Cette affirmation peut paraître provocatrice, mais elle est un reflet de la pure réalité. De nombreuses raisons plaident en faveur du fonctionnement efficace d'un bâtiment.
Les directives légales tout comme les obligations en matière d'environnement imposent une réduction des émissions de CO2 et le respect des normes d'efficacité énergétique. Ces règlements visent à encourager des pratiques de construction durable et à réduire l'empreinte écologique des bâtiments. Par ailleurs, les incitations économiques comme les économies de coûts à long terme grâce à la réduction des coûts de fonctionnement et les programmes d'aide publique représentent une incitation financière poussant à investir dans des projets verts.
Des innovations technologiques telles que les bâtiments intelligents, permettent aujourd'hui un fonctionnement plus efficace. Les données collectées par les capteurs assistent l'optimisation des systèmes CVC. L'utilisation de systèmes efficaces sur le plan énergétique et d'énergies renouvelables améliorent encore plus la durabilité. Cela réduit non seulement la consommation d'énergie, mais améliore également l'empreinte écologique des bâtiments de manière considérable.
La demande du secteur ainsi que l'intérêt croissant des investisseurs dans l'immobilier durable créent des avantages concurrentiels supplémentaires. De tels bâtiments atteignent souvent des revenus locatifs plus élevés, une durée de vie plus longue et une valeur de revente plus importante. Parallèlement, la responsabilité sociale joue un rôle de plus en plus important. Les entreprises misent de plus en plus sur la durabilité dans le cadre de leur Corporate Social Responsibility (Responsabilité sociale d'entreprise, RSE) afin de répondre aux attentes des locataires, des clients et du public.
Environ 40 % de la consommation totale d'énergie en Suisse a pour source le secteur du bâtiment. Les systèmes CVC représentent à leur tour 40 % de ce total. Ceci est un levier de très grande importance si l'on veut réduire la consommation d'énergie et les émissions de CO2. Sur les quelque 2,3 millions de bâtiments que compte le parc immobilier suisse, 80 à 90 % ne fonctionnent pas de manière optimale. De nombreux bâtiments consomment en fait plus d'énergie que ce qui avait été prévu à l'origine. Souvent sont installés des composants CVC surdimensionnés, tels que des vannes de régulation et des pompes de circulation, qui entraînent non seulement des coûts plus élevés, mais aussi une consommation d'énergie accrue.

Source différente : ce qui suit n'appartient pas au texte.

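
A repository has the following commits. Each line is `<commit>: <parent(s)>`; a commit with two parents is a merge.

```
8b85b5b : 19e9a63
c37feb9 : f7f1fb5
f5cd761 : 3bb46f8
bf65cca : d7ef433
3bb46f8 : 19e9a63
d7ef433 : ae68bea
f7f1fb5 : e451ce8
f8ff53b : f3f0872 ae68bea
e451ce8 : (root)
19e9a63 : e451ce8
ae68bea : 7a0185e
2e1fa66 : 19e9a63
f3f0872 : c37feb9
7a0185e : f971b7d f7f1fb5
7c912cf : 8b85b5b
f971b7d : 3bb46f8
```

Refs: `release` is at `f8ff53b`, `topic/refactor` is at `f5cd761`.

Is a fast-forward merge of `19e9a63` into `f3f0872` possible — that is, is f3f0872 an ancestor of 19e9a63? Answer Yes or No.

No

A fast-forward from f3f0872 to 19e9a63 is possible iff f3f0872 is an ancestor of 19e9a63.
Ancestors of 19e9a63: {19e9a63, e451ce8}.
f3f0872 is not among them, so fast-forward is not possible.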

De plus, les circuits de chauffage et de refroidissement sont souvent mal équilibrés sur le plan hydraulique, avec pour résultat des températures irrégulières dans les pièces et une augmentation de la consommation d'énergie.
Les maîtres d'ouvrage et les exploitants ne sont souvent pas conscients du potentiel d'optimisation de leurs systèmes CVC. À cela s'ajoute un manque de personnel qualifié et de transparence : des optimisations de fonctionnement ou bien des mesures urgentes de RetroFIT+ ne sont alors pas mises en œuvre.

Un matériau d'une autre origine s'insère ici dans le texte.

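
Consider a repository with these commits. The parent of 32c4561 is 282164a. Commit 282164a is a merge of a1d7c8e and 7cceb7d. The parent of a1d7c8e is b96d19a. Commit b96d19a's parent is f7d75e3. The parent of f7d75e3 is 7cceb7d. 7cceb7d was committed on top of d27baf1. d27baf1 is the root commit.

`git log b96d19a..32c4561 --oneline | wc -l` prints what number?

Reachable from 32c4561: {282164a, 32c4561, 7cceb7d, a1d7c8e, b96d19a, d27baf1, f7d75e3}.
Reachable from b96d19a: {7cceb7d, b96d19a, d27baf1, f7d75e3}.
In 32c4561's history but not b96d19a's: {282164a, 32c4561, a1d7c8e} — 3 commits.

3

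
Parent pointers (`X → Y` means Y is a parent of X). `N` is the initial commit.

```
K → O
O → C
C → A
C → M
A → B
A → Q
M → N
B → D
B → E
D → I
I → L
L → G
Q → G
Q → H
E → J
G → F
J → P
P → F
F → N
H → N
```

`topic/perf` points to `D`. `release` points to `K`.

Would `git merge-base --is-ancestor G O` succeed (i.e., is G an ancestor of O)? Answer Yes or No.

Yes

Ancestors of O (commits reachable by following parents): {A, B, C, D, E, F, G, H, I, J, L, M, N, O, P, Q}.
G is in that set, so it is an ancestor of O.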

En comparaison avec des investissements plus importants dans l'enveloppe du bâtiment ou le remplacement d'installations, il est possible de réaliser des économies d'énergie de jusqu'à 30 % avec des investissements relativement faibles dans les appareils de terrain CVC et l'automatisation du bâtiment. Le retour sur investissement (ROI) de ces mesures est généralement de seulement deux ans. Les économies sont particulièrement importantes dans le cas de rénovations partielles, où les systèmes sont améliorés, mis à niveau ou optimisés.
L'un des plus grands défis pour les maîtres d'ouvrage et les exploitants de bâtiments est d'évaluer correctement l'utilité des mesures d'amélioration des appareils de terrain CVC et de l'automatisation du bâtiment. Le Belimo-Assessment-Tool, l'outil d'évaluation CVC, apporte ici la solution. Il permet d'évaluer rapidement le potentiel d'optimisation d'un bâtiment. Les résultats sont basés sur la norme ISO 52120 et servent comme base de décision fondée pour les investissements dans le système CVC.
Ceux-ci sont doublement rentables : tout d'abord, les appareils de terrain CVC et leur commande sont optimisés. Ce n'est qu'a posteriori qu'on lancera un projet de remplacement des systèmes de chauffage obsolètes (par exemple, les chauffages au mazout). Cela permet de réduire énormément les coûts d'investissement et d'exploiter le nouveau système de manière beaucoup plus efficace. L'ensemble du système CVC devient ainsi encore plus durable et l'empreinte CO2 est encore plus réduite.